Across two decades of building and operating, the work has concentrated in a coherent technical zone where chemistry, physics, electromagnetics, and manufacturing meet:
- RF and microwave electronics. Millimeter-wave structures, antennas, filters, packaging, and 3D-microfabricated transmission lines. The PolyStrata platform at Nuvotronics was the most public expression of this.
- MEMS and microfabrication. Lithography-based microfabrication, sealed structures, additive microscale processes, and precision metal microstructures.
- Materials science and composites. Defense-relevant materials, composite tooling, controlled material systems, and process chemistry. This is MacroVation's current operating zone.
- Advanced manufacturing. Process scale-up, manufacturability constraints, trusted supply chains, technical data packages, and low-rate production engineering — the discipline that turns a prototype into a fieldable product.
- Defense electronics and systems integration. Counter-UAS payloads, RF sensing, electronic warfare components, and the systems context that determines whether a component matters.
- Hard-technology commercialization. The non-technical layer that decides whether good technology actually reaches a customer: IP structure, program acquisition, prime relationships, customer translation, and exit pathways.
Hard technology requires more than invention.
Most deep-tech companies fail somewhere between funded R&D and fieldable product. Not because the technology is wrong. Because the operating discipline that connects invention to acquisition, manufacturing, and sustainment is the harder part.
The principles that govern how I build and operate:
- Match technology to a specific operational problem. Generic capability is not a product. Mission-relevant capability is.
- Build with manufacturing in mind from the first prototype. A capability that cannot be sourced, built, and supported is a demonstration, not a product.
- Treat program execution as a technical discipline. Schedule, performance against milestones, customer relationships, and contract discipline matter as much as physics.
- Stay close to the work long enough to make the transition happen. Most failures occur in the years after R&D funding ends and before customer adoption begins. That is where operating presence is required.

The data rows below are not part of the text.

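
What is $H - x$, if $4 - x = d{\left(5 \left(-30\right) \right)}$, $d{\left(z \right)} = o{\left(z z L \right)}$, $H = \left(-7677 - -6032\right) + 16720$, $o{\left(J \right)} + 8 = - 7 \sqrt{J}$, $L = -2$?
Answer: $15063 - 1050 i \sqrt{2} \approx 15063.0 - 1484.9 i$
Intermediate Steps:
$o{\left(J \right)} = -8 - 7 \sqrt{J}$
$H = 15075$ ($H = \left(-7677 + 6032\right) + 16720 = -1645 + 16720 = 15075$)
$d{\left(z \right)} = -8 - 7 \sqrt{2} \sqrt{- z^{2}}$ ($d{\left(z \right)} = -8 - 7 \sqrt{z z \left(-2\right)} = -8 - 7 \sqrt{z^{2} \left(-2\right)} = -8 - 7 \sqrt{- 2 z^{2}} = -8 - 7 \sqrt{2} \sqrt{- z^{2}}$)
$x = 12 + 1050 i \sqrt{2}$ ($x = 4 - \left(-8 - 7 \sqrt{2} \sqrt{- \left(5 \left(-30\right)\right)^{2}}\right) = 4 - \left(-8 - 7 \sqrt{2} \sqrt{- \left(-150\right)^{2}}\right) = 4 - \left(-8 - 7 \sqrt{2} \sqrt{\left(-1\right) 22500}\right) = 4 - \left(-8 - 7 \sqrt{2} \sqrt{-22500}\right) = 4 - \left(-8 - 7 \sqrt{2} \cdot 150 i\right) = 4 - \left(-8 - 1050 i \sqrt{2}\right) = 4 + \left(8 + 1050 i \sqrt{2}\right) = 12 + 1050 i \sqrt{2} \approx 12.0 + 1484.9 i$)
$H - x = 15075 - \left(12 + 1050 i \sqrt{2}\right) = 15063 - 1050 i \sqrt{2}$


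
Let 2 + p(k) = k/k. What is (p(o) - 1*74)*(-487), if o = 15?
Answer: 36525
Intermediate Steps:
p(k) = -1 (p(k) = -2 + k/k = -2 + 1 = -1)
(p(o) - 1*74)*(-487) = (-1 - 1*74)*(-487) = (-1 - 74)*(-487) = -75*(-487) = 36525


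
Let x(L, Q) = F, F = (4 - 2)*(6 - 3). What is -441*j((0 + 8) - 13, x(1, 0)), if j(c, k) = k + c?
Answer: -441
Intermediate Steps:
F = 6 (F = 2*3 = 6)
x(L, Q) = 6
j(c, k) = c + k
-441*j((0 + 8) - 13, x(1, 0)) = -441*(((0 + 8) - 13) + 6) = -441*((8 - 13) + 6) = -441*(-5 + 6) = -441*1 = -441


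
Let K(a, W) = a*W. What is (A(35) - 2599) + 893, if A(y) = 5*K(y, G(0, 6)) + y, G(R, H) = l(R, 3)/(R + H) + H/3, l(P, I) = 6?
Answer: -1146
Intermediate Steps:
G(R, H) = 6/(H + R) + H/3 (G(R, H) = 6/(R + H) + H/3 = 6/(H + R) + H*(⅓) = 6/(H + R) + H/3)
K(a, W) = W*a
A(y) = 16*y (A(y) = 5*(((18 + 6² + 6*0)/(3*(6 + 0)))*y) + y = 5*(((⅓)*(18 + 36 + 0)/6)*y) + y = 5*(((⅓)*(⅙)*54)*y) + y = 5*(3*y) + y = 15*y + y = 16*y)
(A(35) - 2599) + 893 = (16*35 - 2599) + 893 = (560 - 2599) + 893 = -2039 + 893 = -1146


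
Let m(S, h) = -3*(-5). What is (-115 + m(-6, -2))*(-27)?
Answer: 2700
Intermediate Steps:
m(S, h) = 15
(-115 + m(-6, -2))*(-27) = (-115 + 15)*(-27) = -100*(-27) = 2700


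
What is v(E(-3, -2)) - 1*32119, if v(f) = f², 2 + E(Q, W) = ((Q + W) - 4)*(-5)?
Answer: -30270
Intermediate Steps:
E(Q, W) = 18 - 5*Q - 5*W (E(Q, W) = -2 + ((Q + W) - 4)*(-5) = -2 + (-4 + Q + W)*(-5) = -2 + (20 - 5*Q - 5*W) = 18 - 5*Q - 5*W)
v(E(-3, -2)) - 1*32119 = (18 - 5*(-3) - 5*(-2))² - 1*32119 = (18 + 15 + 10)² - 32119 = 43² - 32119 = 1849 - 32119 = -30270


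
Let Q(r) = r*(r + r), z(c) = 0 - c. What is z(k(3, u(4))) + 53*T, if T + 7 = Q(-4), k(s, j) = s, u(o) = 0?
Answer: 1322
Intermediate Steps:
z(c) = -c
Q(r) = 2*r² (Q(r) = r*(2*r) = 2*r²)
T = 25 (T = -7 + 2*(-4)² = -7 + 2*16 = -7 + 32 = 25)
z(k(3, u(4))) + 53*T = -1*3 + 53*25 = -3 + 1325 = 1322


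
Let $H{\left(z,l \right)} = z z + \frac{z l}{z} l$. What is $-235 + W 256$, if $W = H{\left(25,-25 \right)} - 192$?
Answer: $270613$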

- Recover and redeploy capability. The same operating skill that builds a deep-tech company can also recover and redeploy the technical capability inside a previous one. That is Phoenix Asset Recovery's logic.
What I am operating on today.
NuvoNexus, LLC is the holding-company platform across the current operating portfolio. It exists to connect technical judgment, operating discipline, capital allocation, and company formation across hard-technology opportunities. Cocoa Beach, FL with operating sites in Fairlawn, VA.
MacroVation, LLC is a defense-materials and defense R&D operating company — my day-to-day program-execution surface. Four active federally funded programs across USMC, NAVSEA, and ONR. The work spans non-lethal stand-off immobilization systems, additive composite tooling, warfighter recovery materials, and related defense-materials problems.
Helicon Defense is being developed under NuvoNexus as a U.S. and allied transition platform for selected Ukrainian and allied defense technologies — helping operationally validated capabilities move toward trusted U.S./allied evaluation, manufacturing, acquisition, and sustainment pathways. It is a separate operating company, not part of MacroVation.
Phoenix Asset Recovery turns surplus deep-tech and process-industry assets into deployable capability for the next operator. Fairlawn, VA.
I also serve as an advisor to Phase Shift Ventures, a deep-tech venture fund focused on the Florida Space Coast and adjacent technology corridors.
Cocoa Beach, FL · Fairlawn, VA.
Operating across two locations: Cocoa Beach, FL on the Space Coast, and Fairlawn, VA in the Southwest Virginia defense-industrial corridor near the Radford Army Ammunition Plant, Virginia Tech, and the regional manufacturing ecosystem. The dual base reflects the work: Florida for capital, advisory, and Space Coast technology relationships; Virginia for physical engineering, materials processing, prototype manufacturing, and proximity to the defense industrial base.